Direct naar artikelinhoud

Rekenkamer kraakt EU-hulp aan corrupt Oekraïne

De financiële steun van de Europese Unie aan Oekraïne in de afgelopen jaren heeft weinig uitgehaald. Wat wel resultaat opleverde, dreigt teniet te worden gedaan door de corruptie, het conflict in Oost-Oekraïne en de instabiele politieke en bestuurlijke situatie. De Europese Rekenkamer uitte woensdag in een rapport forse kritiek op het steunprogramma.

Een Oekraïense vrouw verkoopt spullen met de Oekraïense en Europese vlag erop.Beeld epa

De financiële bijstand van de EU bedroeg van 2007 tot 2015 1,6 miljard euro. Daarnaast ontving Oekraïne 3,4 miljard euro aan leningen. De bijstand was onder meer bedoeld voor verbetering van de overheidsfinanciën, corruptiebestrijding en de gassector.

Oekraïne wordt nog altijd als het corrupste land van Europa gezien, en of de corruptiebestrijding resultaat oplevert 'valt nog te bezien', schrijft de in Luxemburg gevestigde instelling. Een kleine elite bepaalt wat er in de economie, politiek en media van Oekraïne gebeurt, aldus de controleurs.

Sinds in 2014 een nieuwe regering aantrad, is wel enige vooruitgang geboekt. Het conflict in Oost-Oekraïne heeft de economische en financiële problemen echter 'zeer verergerd'.

Betere controle op uitgaven

De EU stelde in 2014 'als noodoplossing en zonder strategie' een nieuw steunpakket van 11,2 miljard euro voor zeven jaar beschikbaar. De rekenkamer doet een aantal aanbevelingen die ervoor moeten zorgen dat dat beter wordt besteed: de Europese Commissie en de buitenlanddienst van de EU moeten meer aandacht besteden aan de voorwaarden voor uitbetaling en meer nadruk leggen op het beheer van de Oekraïense overheidsfinanciën. Bovendien moeten de uitgaven beter in de gaten worden gehouden.
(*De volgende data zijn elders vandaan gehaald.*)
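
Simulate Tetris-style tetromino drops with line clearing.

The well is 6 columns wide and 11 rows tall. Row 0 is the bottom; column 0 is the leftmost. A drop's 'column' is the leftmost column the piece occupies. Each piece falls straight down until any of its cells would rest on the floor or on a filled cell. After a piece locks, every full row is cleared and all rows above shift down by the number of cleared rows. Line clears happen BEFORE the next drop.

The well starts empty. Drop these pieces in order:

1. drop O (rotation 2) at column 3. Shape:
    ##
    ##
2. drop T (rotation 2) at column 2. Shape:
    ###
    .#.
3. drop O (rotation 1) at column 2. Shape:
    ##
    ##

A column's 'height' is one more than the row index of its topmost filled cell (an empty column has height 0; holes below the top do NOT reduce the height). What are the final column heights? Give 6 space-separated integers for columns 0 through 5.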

Nederland heeft als enige land binnen de EU het associatieverdrag tussen de EU en Oekraïne nog niet getekend. Een meerderheid sprak zich eerder dit jaar per referendum uit tegen het associatieverdrag. Premier Mark Rutte werkt nu aan een bindende verdragsbijlage waarin onder meer zou moeten worden opgenomen dat het verdrag geen opstapje is naar het EU-lidmaatschap en geen veiligheidsgaranties biedt.